Here’s a quick recap:

  • Tell them what they’ll learn. This communicates the expectations and goals. It also provides context which allows the learner to see how the course is relevant and fits into their world and expectations.
  • Show them what they will “do” so they can see it in action. Seeing it before practicing allows people to build some familiarity with the process and helps eliminate some of that “just getting started” anxiety.
  • Do the task. At this point, the learner should do the task that they’ve been exposed to and seen in action. In an online course, the task is usually some sort of simulated decision-making. That can be something like a role-play activity or even software simulation where the user inputs data.
  • Practice the task. This is a subset of the “doing” however, the key point here is the repetition that comes with practice. E-learning courses often are weak on practicing the task more than once or twice. And when the people are outside of the course, there should be some support to practice the task in a real-world setting. The more touches they get the more opportunities to learn.
  • Review what they did.
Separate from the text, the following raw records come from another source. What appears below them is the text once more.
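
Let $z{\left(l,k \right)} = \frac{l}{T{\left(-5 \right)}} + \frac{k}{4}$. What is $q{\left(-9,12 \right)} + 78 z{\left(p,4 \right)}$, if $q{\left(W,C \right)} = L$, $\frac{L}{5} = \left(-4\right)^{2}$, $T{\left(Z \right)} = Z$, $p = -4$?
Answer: $\frac{1102}{5} \approx 220.4$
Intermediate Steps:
$z{\left(l,k \right)} = - \frac{l}{5} + \frac{k}{4}$ ($z{\left(l,k \right)} = \frac{l}{-5} + \frac{k}{4} = l \left(- \frac{1}{5}\right) + k \frac{1}{4} = - \frac{l}{5} + \frac{k}{4}$)
$L = 80$ ($L = 5 \left(-4\right)^{2} = 5 \cdot 16 = 80$)
$q{\left(W,C \right)} = 80$
$q{\left(-9,12 \right)} + 78 z{\left(p,4 \right)} = 80 + 78 \left(\left(- \frac{1}{5}\right) \left(-4\right) + \frac{1}{4} \cdot 4\right) = 80 + 78 \left(\frac{4}{5} + 1\right) = 80 + 78 \cdot \frac{9}{5} = 80 + \frac{702}{5} = \frac{1102}{5}$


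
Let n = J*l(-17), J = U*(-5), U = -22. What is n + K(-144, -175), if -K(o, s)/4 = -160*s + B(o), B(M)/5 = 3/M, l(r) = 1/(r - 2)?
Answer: -25537225/228 ≈ -1.1201e+5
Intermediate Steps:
l(r) = 1/(-2 + r)
B(M) = 15/M (B(M) = 5*(3/M) = 15/M)
J = 110 (J = -22*(-5) = 110)
K(o, s) = -60/o + 640*s (K(o, s) = -4*(-160*s + 15/o) = -60/o + 640*s)
n = -110/19 (n = 110/(-2 - 17) = 110/(-19) = 110*(-1/19) = -110/19 ≈ -5.7895)
n + K(-144, -175) = -110/19 + (-60/(-144) + 640*(-175)) = -110/19 + (-60*(-1/144) - 112000) = -110/19 + (5/12 - 112000) = -110/19 - 1343995/12 = -25537225/228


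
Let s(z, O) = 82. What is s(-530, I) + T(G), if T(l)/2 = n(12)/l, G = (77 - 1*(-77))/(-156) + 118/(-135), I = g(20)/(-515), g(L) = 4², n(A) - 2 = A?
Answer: 437426/6533 ≈ 66.956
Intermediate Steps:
n(A) = 2 + A
g(L) = 16
I = -16/515 (I = 16/(-515) = 16*(-1/515) = -16/515 ≈ -0.031068)
G = -6533/3510 (G = (77 + 77)*(-1/156) + 118*(-1/135) = 154*(-1/156) - 118/135 = -77/78 - 118/135 = -6533/3510 ≈ -1.8613)
T(l) = 28/l (T(l) = 2*((2 + 12)/l) = 2*(14/l) = 28/l)
s(-530, I) + T(G) = 82 + 28/(-6533/3510) = 82 + 28*(-3510/6533) = 82 - 98280/6533 = 437426/6533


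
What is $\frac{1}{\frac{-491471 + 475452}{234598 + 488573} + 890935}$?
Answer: $\frac{3747}{3338333362} \approx 1.1224 \cdot 10^{-6}$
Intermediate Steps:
$\frac{1}{\frac{-491471 + 475452}{234598 + 488573} + 890935} = \frac{1}{- \frac{16019}{723171} + 890935} = \frac{1}{\left(-16019\right) \frac{1}{723171} + 890935} = \frac{1}{- \frac{83}{3747} + 890935} = \frac{1}{\frac{3338333362}{3747}} = \frac{3747}{3338333362}$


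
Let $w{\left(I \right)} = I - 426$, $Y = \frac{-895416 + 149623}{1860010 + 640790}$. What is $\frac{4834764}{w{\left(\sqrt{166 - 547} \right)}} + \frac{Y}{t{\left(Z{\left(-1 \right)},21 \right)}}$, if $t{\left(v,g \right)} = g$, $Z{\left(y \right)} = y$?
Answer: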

This is also a subset of “doing” and goes with the process of practice, feedback, practice, feedback…At the end of the day you need to assess their level of understanding and proficiency and provide next steps, such as certification of skill or perhaps some sort of remedial process to get more practice. One challenge in the e-learning and training space is that the manager or team leads tend to abdicate the learning to the course or training program. However, there’s a lot of opportunity to enhance the training with a consistent and thorough review process outside of the e-learning course.

This is a more fleshed out Tell, Show, Do model that considers more of the practice and feedback part of the learning process. I like this technique better than the first one because it includes the review and debriefing which includes the social part of learning where new learners get a sense of where they fit and how they’re doing.